The figure below shows a simple example. Let’s assume R0=2 [4]. R is equal to 1.75 when 13% of the population is immune, and it is equal to 1.5 when 25% is.
But what does it matter if R is 1.75 or 1.5 rather than 2? See below:
Again, in all three scenarios above R0 is identical – in other words, there is no difference in behaviour, social distancing restrictions and TTI effectiveness.
The graph below shows results from a simple model [5] for a theoretical total population of 10 million and R0=2. The only parameter that differs between the scenarios shown is the % of the population that is deemed to be immune at the start of the simulation.
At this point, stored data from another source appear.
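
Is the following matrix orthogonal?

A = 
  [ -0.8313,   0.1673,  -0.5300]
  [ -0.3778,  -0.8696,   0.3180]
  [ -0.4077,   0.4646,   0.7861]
Yes

AᵀA = 
  [  1,   0,   0]
  [  0,   1,   0]
  [  0,   0,   1]
≈ I (equal to I up to the 4-dp rounding of the entries)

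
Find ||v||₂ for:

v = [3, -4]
5

||v||₂ = √((3)² + (-4)²) = √25 = 5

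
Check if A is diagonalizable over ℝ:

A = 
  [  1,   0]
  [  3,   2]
Yes

tr(A) = 3, det(A) = 2
Characteristic polynomial: λ² - tr(A)λ + det(A) = λ² - 3λ + 2
λ² - 3λ + 2 = (λ - 1)(λ - 2)
Eigenvalues: 2, 1
λ=1: alg. mult. = 1, geom. mult. = 2 - rank(A - (1)I) = 2 - 1 = 1
λ=2: alg. mult. = 1, geom. mult. = 2 - rank(A - (2)I) = 2 - 1 = 1
Sum of geometric multiplicities equals n, so A has n independent eigenvectors.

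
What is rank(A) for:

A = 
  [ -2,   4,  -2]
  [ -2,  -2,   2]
rank(A) = 2

Row reduce:
R2 → R2 - (1)·R1
REF = 
  [ -2,   4,  -2]
  [  0,  -6,   4]
Pivot columns: 1, 2 → 2 pivots.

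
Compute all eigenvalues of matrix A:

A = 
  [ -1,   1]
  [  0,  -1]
tr(A) = -2, det(A) = 1
Characteristic polynomial: λ² - tr(A)λ + det(A) = λ² + 2λ + 1
λ² + 2λ + 1 = (λ + 1)²

λ = -1, -1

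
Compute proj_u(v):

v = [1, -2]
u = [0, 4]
proj_u(v) = [0, -2]

v·u = (1)(0) + (-2)(4) = -8
u·u = (0)² + (4)² = 16
proj_u(v) = (v·u / u·u) × u = (-8/16) × u = (-1/2) × u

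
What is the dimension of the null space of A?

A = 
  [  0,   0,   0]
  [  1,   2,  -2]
nullity(A) = 2

Row reduce:
Swap R1 ↔ R2
REF = 
  [  1,   2,  -2]
  [  0,   0,   0]
Pivot columns: 1 → 1 pivot.
rank(A) = 1, so nullity(A) = 3 - 1 = 2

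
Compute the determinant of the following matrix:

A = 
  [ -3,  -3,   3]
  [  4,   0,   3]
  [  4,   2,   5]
66

Cofactor expansion along row 1:
det(A) = (-3)·((0)(5) - (3)(2)) - (-3)·((4)(5) - (3)(4)) + (3)·((4)(2) - (0)(4))
  = (-3)(-6) - (-3)(8) + (3)(8)
  = 66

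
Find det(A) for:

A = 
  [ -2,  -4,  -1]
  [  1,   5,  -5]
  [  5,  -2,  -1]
Cofactor expansion along row 1:
det(A) = (-2)·((5)(-1) - (-5)(-2)) - (-4)·((1)(-1) - (-5)(5)) + (-1)·((1)(-2) - (5)(5))
  = (-2)(-15) - (-4)(24) + (-1)(-27)
  = 153

det(A) = 153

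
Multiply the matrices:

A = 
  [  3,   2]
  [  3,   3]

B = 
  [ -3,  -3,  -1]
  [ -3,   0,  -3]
AB = 
  [-15,  -9,  -9]
  [-18,  -9, -12]

A is 2×2 and B is 2×3, so AB is 2×3. Each entry is (row of A)·(column of B):
AB[1,1] = (3)(-3) + (2)(-3) = -15
AB[1,2] = (3)(-3) + (2)(0) = -9
AB[1,3] = (3)(-1) + (2)(-3) = -9
AB[2,1] = (3)(-3) + (3)(-3) = -18
AB[2,2] = (3)(-3) + (3)(0) = -9
AB[2,3] = (3)(-1) + (3)(-3) = -12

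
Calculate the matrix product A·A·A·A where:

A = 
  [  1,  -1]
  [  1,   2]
A^4 = 
  [ -9,  -9]
  [  9,   0]

A² = A·A:
A²[1,1] = (1)(1) + (-1)(1) = 0
A²[1,2] = (1)(-1) + (-1)(2) = -3
A²[2,1] = (1)(1) + (2)(1) = 3
A²[2,2] = (1)(-1) + (2)(2) = 3
A² = 
  [  0,  -3]
  [  3,   3]

A^3 = A^2·A:
A^3[1,1] = (0)(1) + (-3)(1) = -3
A^3[1,2] = (0)(-1) + (-3)(2) = -6
A^3[2,1] = (3)(1) + (3)(1) = 6
A^3[2,2] = (3)(-1) + (3)(2) = 3
A^3 = 
  [ -3,  -6]
  [  6,   3]

A^4 = A^3·A:
A^4[1,1] = (-3)(1) + (-6)(1) = -9
A^4[1,2] = (-3)(-1) + (-6)(2) = -9
A^4[2,1] = (6)(1) + (3)(1) = 9
A^4[2,2] = (6)(-1) + (3)(2) = 0
A^4 = 
  [ -9,  -9]
  [  9,   0]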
Even small differences in the share of the population that has immunity have a pronounced impact on both the peak and the speed of the epidemic ‘wave’.
In this calibration, with 0% immune the peak is almost twice as high compared to a scenario where 15% of the population is immune at the start of the wave, and five times as high compared to a starting immunity level of 30%.
Of course, the height of the peak may not be the most relevant metric – the mere possibility of the ‘red’ and ‘yellow’ peaks would lead most societies to adopt measures (whether government-imposed or voluntary) to suppress them before they are ever reached.
More to the point, the higher the level of immunity at the start of the ‘wave’, the later the peak, and the gentler the slope – hence much more time to react if a ‘wave’ starts building up.
With no-one immune (red line), the growth of the virus is explosive – and things get out of control very quickly. With 15% immune (yellow line) the gradient is much lower, and even more so with the percentage immune at 30% (grey line) or 40% (green line).
Notes:
[1] There is no end to the confusion regarding these two terms, and people often use R0 when they really mean R (e.g. this BBC video and this Financial Times article, though there is no shortage of examples on this – including from experts).
[2] It is important to note that neither R nor R0 can be estimated very precisely, not least because the exact number of cases at any given point in time is not known with certainty. That said, a dwindling number of cases points to R being below 1 during the period in question.
[3] There have been voices (most notably the WHO) pointing out we do not yet have definitive proof that infected individuals become immune to the disease. That said, given the available evidence it is likely that people who recover from Covid-19 go on to develop at least a very substantial measure of immunity.
[4] My guesstimate is that R0=2 (or lower) may be achievable with relatively minimal, voluntary changes in behaviour plus a bit of (not necessarily world class) TTI. In other words, I think R0=2 or lower could be consistent with behavioural changes that would be sustainable for many months and a level of TTI effectiveness that would be achievable by many countries, particularly in Europe.
[5] This is a toy model and not meant to be taken too seriously in terms of its specific quantitative predictions or even the projected shape of the epidemic curve. That said, the general points discussed here remain valid and would likely be replicated by most standard models.